'The Mist' Director Frank Darabont on the Shocking Ending to His Haunting Stephen King Adaptation

THE MIST, Thomas Jane, Chris Owen, Toby Jones, 2007. (Photo: Everett)
Thomas Jane, Chris Owen, and Toby Jones in ‘The Mist’ (Photo: Everett)

Halloween is fast approaching, so all this week, Yahoo Movies will be publishing interviews with people who’ve scared us silly in classic horror movies. Go here to read our complete Halloween coverage.

Halloween is a time for costumes, candy, and binge-watching as many creepy, crazy horror films as time will allow. To that end, there’s maybe no more haunting a modern-day chiller than Frank Darabont’s 2007 The Mist, the director’s third adaptation of a Stephen King tale (after The Shawshank Redemption and The Green Mile), which concerns a small Maine town plagued by the inexplicable, malevolent mist of the title. Like its source material, Darabont’s film focuses on a disparate group of residents — and in particular, Thomas Jane’s movie poster artist David Drayton — who take refuge in a local grocery store, where it soon becomes clear that the monstrous threats that await them outside are no worse than the very human dangers they face indoors.
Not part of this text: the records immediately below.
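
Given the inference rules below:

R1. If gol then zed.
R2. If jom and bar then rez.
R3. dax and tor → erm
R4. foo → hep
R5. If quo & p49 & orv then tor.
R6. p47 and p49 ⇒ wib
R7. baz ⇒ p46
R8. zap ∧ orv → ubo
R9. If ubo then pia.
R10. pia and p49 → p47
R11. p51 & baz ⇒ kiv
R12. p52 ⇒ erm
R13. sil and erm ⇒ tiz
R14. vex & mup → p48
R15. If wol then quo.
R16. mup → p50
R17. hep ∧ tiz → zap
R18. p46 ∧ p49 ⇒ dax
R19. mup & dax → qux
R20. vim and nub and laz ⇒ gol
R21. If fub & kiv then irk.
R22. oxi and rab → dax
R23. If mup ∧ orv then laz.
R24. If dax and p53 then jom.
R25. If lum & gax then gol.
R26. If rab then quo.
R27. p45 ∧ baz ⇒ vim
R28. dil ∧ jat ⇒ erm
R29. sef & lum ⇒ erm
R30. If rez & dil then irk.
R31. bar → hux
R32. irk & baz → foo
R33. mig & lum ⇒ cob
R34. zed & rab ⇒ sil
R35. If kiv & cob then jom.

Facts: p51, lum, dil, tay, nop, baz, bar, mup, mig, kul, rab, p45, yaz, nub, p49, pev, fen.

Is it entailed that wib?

Forward chaining from the given facts derives: p46, kiv, p50, dax, qux, quo, vim, hux, cob, jom, rez, irk, foo, hep.
The only rule concluding wib is R6, which needs p47; that is never established.

No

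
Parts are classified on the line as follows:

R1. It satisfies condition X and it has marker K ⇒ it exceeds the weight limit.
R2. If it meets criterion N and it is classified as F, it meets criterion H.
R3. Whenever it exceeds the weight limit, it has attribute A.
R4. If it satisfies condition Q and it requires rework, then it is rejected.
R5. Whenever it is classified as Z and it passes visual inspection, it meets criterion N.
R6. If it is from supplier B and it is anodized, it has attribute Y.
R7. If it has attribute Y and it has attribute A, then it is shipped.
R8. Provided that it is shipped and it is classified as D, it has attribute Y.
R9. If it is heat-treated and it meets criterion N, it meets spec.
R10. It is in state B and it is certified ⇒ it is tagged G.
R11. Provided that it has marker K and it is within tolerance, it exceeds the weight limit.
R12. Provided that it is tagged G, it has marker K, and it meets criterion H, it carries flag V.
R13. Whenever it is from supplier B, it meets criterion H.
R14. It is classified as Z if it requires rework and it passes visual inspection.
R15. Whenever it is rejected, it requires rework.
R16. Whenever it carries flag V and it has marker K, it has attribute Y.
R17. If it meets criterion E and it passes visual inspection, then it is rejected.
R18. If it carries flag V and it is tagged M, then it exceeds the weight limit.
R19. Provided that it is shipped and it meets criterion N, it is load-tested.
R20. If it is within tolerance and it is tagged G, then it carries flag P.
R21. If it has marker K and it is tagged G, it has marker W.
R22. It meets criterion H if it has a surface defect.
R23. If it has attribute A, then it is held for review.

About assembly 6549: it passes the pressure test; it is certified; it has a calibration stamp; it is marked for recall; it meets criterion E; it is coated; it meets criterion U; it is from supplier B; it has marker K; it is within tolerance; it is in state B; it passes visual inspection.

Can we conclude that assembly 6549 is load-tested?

By R10 (it is in state B, it is certified): it is tagged G.
By R11 (it has marker K, it is within tolerance): it exceeds the weight limit.
By R13 (it is from supplier B): it meets criterion H.
By R17 (it meets criterion E, it passes visual inspection): it is rejected.
By R3 (it exceeds the weight limit): it has attribute A.
By R12 (it is tagged G, it has marker K, it meets criterion H): it carries flag V.
By R15 (it is rejected): it requires rework.
By R16 (it carries flag V, it has marker K): it has attribute Y.
By R7 (it has attribute Y, it has attribute A): it is shipped.
By R14 (it requires rework, it passes visual inspection): it is classified as Z.
By R5 (it is classified as Z, it passes visual inspection): it meets criterion N.
By R19 (it is shipped, it meets criterion N): it is load-tested.

Yes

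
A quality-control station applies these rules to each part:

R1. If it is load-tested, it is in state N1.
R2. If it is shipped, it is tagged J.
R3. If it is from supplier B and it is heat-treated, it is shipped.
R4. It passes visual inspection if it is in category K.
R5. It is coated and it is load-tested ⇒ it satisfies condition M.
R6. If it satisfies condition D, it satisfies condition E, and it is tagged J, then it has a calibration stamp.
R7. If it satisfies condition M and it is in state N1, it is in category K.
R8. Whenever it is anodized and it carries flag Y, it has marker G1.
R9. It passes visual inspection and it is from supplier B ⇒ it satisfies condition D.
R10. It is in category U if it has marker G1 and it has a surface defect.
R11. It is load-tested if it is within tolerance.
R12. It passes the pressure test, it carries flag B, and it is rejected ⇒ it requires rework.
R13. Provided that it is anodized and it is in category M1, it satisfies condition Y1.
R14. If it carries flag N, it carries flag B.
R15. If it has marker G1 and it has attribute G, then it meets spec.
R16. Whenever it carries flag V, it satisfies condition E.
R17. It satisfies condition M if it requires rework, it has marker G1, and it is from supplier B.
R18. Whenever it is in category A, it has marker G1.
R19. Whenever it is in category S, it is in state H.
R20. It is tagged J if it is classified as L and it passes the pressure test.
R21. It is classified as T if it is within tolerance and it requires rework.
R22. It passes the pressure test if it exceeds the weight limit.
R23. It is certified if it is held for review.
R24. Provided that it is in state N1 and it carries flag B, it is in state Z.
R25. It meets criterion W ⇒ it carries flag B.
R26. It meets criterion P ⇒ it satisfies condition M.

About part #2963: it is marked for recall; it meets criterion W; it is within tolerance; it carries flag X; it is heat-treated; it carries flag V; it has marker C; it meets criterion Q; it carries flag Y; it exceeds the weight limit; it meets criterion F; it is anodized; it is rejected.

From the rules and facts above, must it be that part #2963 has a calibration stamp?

No

Forward chaining from the given facts derives: has marker G1, is load-tested, satisfies condition E, passes the pressure test, carries flag B, is in state N1, requires rework, is classified as T, is in state Z.
The only rule concluding "it has a calibration stamp" is R6, which needs "it satisfies condition D"; that is never established.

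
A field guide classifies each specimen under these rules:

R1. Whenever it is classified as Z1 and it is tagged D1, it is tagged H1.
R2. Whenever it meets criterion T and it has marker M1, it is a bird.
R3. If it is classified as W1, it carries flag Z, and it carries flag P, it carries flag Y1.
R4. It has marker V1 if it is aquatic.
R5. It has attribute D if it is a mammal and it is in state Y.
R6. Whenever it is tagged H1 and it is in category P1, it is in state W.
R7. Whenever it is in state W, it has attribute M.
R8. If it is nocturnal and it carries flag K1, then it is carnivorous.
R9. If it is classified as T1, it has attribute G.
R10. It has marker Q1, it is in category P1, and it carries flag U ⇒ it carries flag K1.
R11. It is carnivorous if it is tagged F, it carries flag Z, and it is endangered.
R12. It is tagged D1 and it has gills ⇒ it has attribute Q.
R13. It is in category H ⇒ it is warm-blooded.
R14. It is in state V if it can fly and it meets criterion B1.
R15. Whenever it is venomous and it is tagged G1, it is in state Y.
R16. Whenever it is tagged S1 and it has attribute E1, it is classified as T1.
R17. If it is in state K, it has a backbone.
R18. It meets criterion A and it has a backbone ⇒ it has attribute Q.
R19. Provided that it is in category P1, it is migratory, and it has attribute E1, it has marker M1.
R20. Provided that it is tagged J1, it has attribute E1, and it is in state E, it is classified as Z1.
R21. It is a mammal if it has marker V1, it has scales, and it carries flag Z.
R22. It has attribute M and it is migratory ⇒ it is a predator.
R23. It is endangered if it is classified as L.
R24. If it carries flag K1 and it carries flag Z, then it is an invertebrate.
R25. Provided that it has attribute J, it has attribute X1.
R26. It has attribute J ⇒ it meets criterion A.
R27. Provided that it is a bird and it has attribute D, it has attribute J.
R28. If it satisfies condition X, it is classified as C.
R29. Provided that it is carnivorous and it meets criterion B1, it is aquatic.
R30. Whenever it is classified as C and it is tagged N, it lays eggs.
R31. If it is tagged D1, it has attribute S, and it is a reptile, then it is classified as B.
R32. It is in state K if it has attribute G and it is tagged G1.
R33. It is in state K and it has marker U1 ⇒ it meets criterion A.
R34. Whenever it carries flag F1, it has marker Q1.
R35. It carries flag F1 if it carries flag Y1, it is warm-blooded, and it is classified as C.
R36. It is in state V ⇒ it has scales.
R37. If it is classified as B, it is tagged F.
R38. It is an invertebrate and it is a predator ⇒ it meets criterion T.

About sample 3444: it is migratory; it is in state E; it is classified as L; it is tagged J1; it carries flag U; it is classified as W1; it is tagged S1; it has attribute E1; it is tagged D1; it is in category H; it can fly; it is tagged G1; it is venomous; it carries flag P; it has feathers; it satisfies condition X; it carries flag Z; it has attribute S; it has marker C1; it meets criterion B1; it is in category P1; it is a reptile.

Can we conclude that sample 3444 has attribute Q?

By R3 (it is classified as W1, it carries flag Z, it carries flag P): it carries flag Y1.
By R13 (it is in category H): it is warm-blooded.
By R14 (it can fly, it meets criterion B1): it is in state V.
By R15 (it is venomous, it is tagged G1): it is in state Y.
By R16 (it is tagged S1, it has attribute E1): it is classified as T1.
By R19 (it is in category P1, it is migratory, it has attribute E1): it has marker M1.
By R20 (it is tagged J1, it has attribute E1, it is in state E): it is classified as Z1.
By R23 (it is classified as L): it is endangered.
By R28 (it satisfies condition X): it is classified as C.
By R31 (it is tagged D1, it has attribute S, it is a reptile): it is classified as B.
By R35 (it carries flag Y1, it is warm-blooded, it is classified as C): it carries flag F1.
By R36 (it is in state V): it has scales.
By R37 (it is classified as B): it is tagged F.
By R1 (it is classified as Z1, it is tagged D1): it is tagged H1.
By R6 (it is tagged H1, it is in category P1): it is in state W.
By R7 (it is in state W): it has attribute M.
By R9 (it is classified as T1): it has attribute G.
By R11 (it is tagged F, it carries flag Z, it is endangered): it is carnivorous.
By R22 (it has attribute M, it is migratory): it is a predator.
By R29 (it is carnivorous, it meets criterion B1): it is aquatic.
By R32 (it has attribute G, it is tagged G1): it is in state K.
By R34 (it carries flag F1): it has marker Q1.
By R4 (it is aquatic): it has marker V1.
By R10 (it has marker Q1, it is in category P1, it carries flag U): it carries flag K1.
By R17 (it is in state K): it has a backbone.
By R21 (it has marker V1, it has scales, it carries flag Z): it is a mammal.
By R24 (it carries flag K1, it carries flag Z): it is an invertebrate.
By R38 (it is an invertebrate, it is a predator): it meets criterion T.
By R2 (it meets criterion T, it has marker M1): it is a bird.
By R5 (it is a mammal, it is in state Y): it has attribute D.
By R27 (it is a bird, it has attribute D): it has attribute J.
By R26 (it has attribute J): it meets criterion A.
By R18 (it meets criterion A, it has a backbone): it has attribute Q.

Yes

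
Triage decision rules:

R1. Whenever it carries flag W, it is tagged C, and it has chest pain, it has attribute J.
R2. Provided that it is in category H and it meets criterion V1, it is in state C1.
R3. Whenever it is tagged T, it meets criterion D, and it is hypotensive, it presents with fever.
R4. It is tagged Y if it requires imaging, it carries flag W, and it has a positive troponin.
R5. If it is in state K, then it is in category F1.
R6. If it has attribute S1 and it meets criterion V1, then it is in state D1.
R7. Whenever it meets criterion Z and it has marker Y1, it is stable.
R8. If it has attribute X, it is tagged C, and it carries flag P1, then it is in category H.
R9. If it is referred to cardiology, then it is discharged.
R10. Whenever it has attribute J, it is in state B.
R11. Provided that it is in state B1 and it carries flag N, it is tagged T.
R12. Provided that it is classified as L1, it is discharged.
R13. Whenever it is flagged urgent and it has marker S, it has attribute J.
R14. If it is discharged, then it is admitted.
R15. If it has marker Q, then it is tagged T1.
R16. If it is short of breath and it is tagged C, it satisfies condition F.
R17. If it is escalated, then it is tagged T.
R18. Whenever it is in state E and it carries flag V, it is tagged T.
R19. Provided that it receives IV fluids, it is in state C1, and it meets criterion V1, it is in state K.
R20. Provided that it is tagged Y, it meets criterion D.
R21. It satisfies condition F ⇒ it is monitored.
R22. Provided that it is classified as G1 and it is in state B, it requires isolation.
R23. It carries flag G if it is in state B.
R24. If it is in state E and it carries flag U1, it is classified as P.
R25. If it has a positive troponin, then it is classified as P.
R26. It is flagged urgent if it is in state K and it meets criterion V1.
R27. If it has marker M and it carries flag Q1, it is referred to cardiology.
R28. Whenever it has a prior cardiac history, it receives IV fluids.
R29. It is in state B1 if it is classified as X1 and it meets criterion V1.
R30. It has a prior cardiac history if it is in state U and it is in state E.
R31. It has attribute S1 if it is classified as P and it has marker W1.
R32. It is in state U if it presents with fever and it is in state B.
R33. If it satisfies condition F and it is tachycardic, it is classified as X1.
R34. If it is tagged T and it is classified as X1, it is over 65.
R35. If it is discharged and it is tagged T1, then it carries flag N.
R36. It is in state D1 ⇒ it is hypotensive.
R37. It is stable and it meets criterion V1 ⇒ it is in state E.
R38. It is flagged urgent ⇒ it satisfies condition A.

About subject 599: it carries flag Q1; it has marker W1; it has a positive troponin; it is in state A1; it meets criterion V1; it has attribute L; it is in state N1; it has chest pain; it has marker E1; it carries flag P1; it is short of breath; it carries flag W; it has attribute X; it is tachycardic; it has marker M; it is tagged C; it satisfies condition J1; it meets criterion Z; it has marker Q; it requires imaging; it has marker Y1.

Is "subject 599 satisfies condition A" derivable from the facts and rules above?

By R1 (it carries flag W, it is tagged C, it has chest pain): it has attribute J.
By R4 (it requires imaging, it carries flag W, it has a positive troponin): it is tagged Y.
By R7 (it meets criterion Z, it has marker Y1): it is stable.
By R8 (it has attribute X, it is tagged C, it carries flag P1): it is in category H.
By R10 (it has attribute J): it is in state B.
By R15 (it has marker Q): it is tagged T1.
By R16 (it is short of breath, it is tagged C): it satisfies condition F.
By R20 (it is tagged Y): it meets criterion D.
By R25 (it has a positive troponin): it is classified as P.
By R27 (it has marker M, it carries flag Q1): it is referred to cardiology.
By R31 (it is classified as P, it has marker W1): it has attribute S1.
By R33 (it satisfies condition F, it is tachycardic): it is classified as X1.
By R37 (it is stable, it meets criterion V1): it is in state E.
By R2 (it is in category H, it meets criterion V1): it is in state C1.
By R6 (it has attribute S1, it meets criterion V1): it is in state D1.
By R9 (it is referred to cardiology): it is discharged.
By R29 (it is classified as X1, it meets criterion V1): it is in state B1.
By R35 (it is discharged, it is tagged T1): it carries flag N.
By R36 (it is in state D1): it is hypotensive.
By R11 (it is in state B1, it carries flag N): it is tagged T.
By R3 (it is tagged T, it meets criterion D, it is hypotensive): it presents with fever.
By R32 (it presents with fever, it is in state B): it is in state U.
By R30 (it is in state U, it is in state E): it has a prior cardiac history.
By R28 (it has a prior cardiac history): it receives IV fluids.
By R19 (it receives IV fluids, it is in state C1, it meets criterion V1): it is in state K.
By R26 (it is in state K, it meets criterion V1): it is flagged urgent.
By R38 (it is flagged urgent): it satisfies condition A.

Yes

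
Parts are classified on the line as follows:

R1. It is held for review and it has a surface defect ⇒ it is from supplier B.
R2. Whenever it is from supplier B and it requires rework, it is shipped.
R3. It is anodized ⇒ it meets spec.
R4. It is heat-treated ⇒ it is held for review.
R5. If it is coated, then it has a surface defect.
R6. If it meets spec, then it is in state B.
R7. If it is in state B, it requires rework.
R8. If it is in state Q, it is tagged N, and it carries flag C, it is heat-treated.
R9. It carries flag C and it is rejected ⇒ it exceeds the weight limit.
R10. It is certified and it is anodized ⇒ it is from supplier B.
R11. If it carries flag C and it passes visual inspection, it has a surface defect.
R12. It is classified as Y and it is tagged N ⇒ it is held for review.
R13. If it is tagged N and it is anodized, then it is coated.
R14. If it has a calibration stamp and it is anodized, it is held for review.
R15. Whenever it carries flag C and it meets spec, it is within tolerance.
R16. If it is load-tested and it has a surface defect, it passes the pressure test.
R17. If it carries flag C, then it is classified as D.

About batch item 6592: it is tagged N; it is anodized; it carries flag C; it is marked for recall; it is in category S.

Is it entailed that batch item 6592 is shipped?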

All of this leads to an unforgettable finale that is as shocking and disturbing as any ever committed to film. “I was in something of a mean mood at the moment,” Darabont told us a few weeks ago in an interview about the ending.

Spoiler alert for those who still haven’t seen the movie:
While the King story from the anthology Dark Forces has its heroes driving away from the mist and hearing a radio broadcast that implies there may be hope, the movie goes into far bleaker territory. In Darabont’s version, David and four others drive out into the fog, only to run out of gas. Believing they’re destined to meet a grisly death at the hands of the beasts, they agree to end things themselves, with David as the triggerman. After fatally shooting his passengers — including his young son — the mist suddenly clears, and a military convoy with survivors races by, suggesting that the crisis is over, and that had they waited a couple of extra minutes, all would have been well. Horrified at what’s transpired, David tries to kill himself…but he’s out of bullets.

When we spoke with Darabont last month, The Mist’s ending was at the top of our to-discuss list, and he had plenty to say about it. Here’s a reprise of his thoughts:

“When I first read King’s story back a zillion years ago, I thought, ‘Wow, that’s a great story,’ but I thought that for a movie, it should have a more conclusive sort of feeling. So I was trying to puzzle through what that conclusive ending would be, and he kind of lays the groundwork for that, actually. There’s a line of the story where he contemplates that eventuality. And I thought, well, that seems like a clear marker for me.”

Director Frank Darabont attends The Academy's 20th Anniversary Screening of
Director Frank Darabont in 2014 (Photo: Amanda Edwards/WireImage)

“When that came to me, it just felt like the kind of Twilight Zone ending that really stays with you. You know, ‘Time Enough at Last’ where Burgess Meredith breaks his glasses — that kind of ending, where you’re like ‘Oh no, if he’d only waited two more minutes!’ I liked the horrendous irony of it. At that time, I was feeling a little bit pissed off at the world. There’s definitely a political element to that movie, which you don’t have to look too hard to see. I was feeling a little angry at the world, and at our country at that time [The Mist was released in 2007], so it felt like a valid way to end a movie. It doesn’t always have to be a happy ending. It shouldn’t always be a happy ending. Having grown up in the ’70s, it wasn’t always a happy ending.”

“But I thought, ‘OK, I’m going to let Steve decide.’ If Stephen King reads my script and says, ‘Dude, what are you doing, are you out of your mind? You can’t end my story this way,’ then I would actually not have made the movie. But he read it and said, ‘Oh, I love this ending. I wish I’d thought of it.’ He said that, once a generation, a movie should come along that just really pisses the audience off. He pointed to the original Night of the Living Dead as one of those endings that just scarred you.”

“And it felt OK to me! On balance, it seems like, thematically, it’s a pretty good companion piece to Shawshank, in a weird way. Because if Shawshank is the movie about the value of hope, then The Mist becomes a movie about the danger of hopelessness. And believe me, I knew that it was going to be one of those endings that people either really dug, or really hated.”

No matter how upsetting that conclusion is, however, Darabont confessed that even his family prefers The Mist to his other, Oscar-nominated efforts. “Weirdly, my mother likes it the most. And my wife likes it the most, of all the movies I’ve made. They think The Mist is the best one. When they told me this, I said, ‘Ma, what about Shawshank?’ And she said, ‘Oh, that’s good. But I really like The Mist.’ Mom, I had no idea you were into flesh-eating tentacles and carnage! [laughs] But there you go.”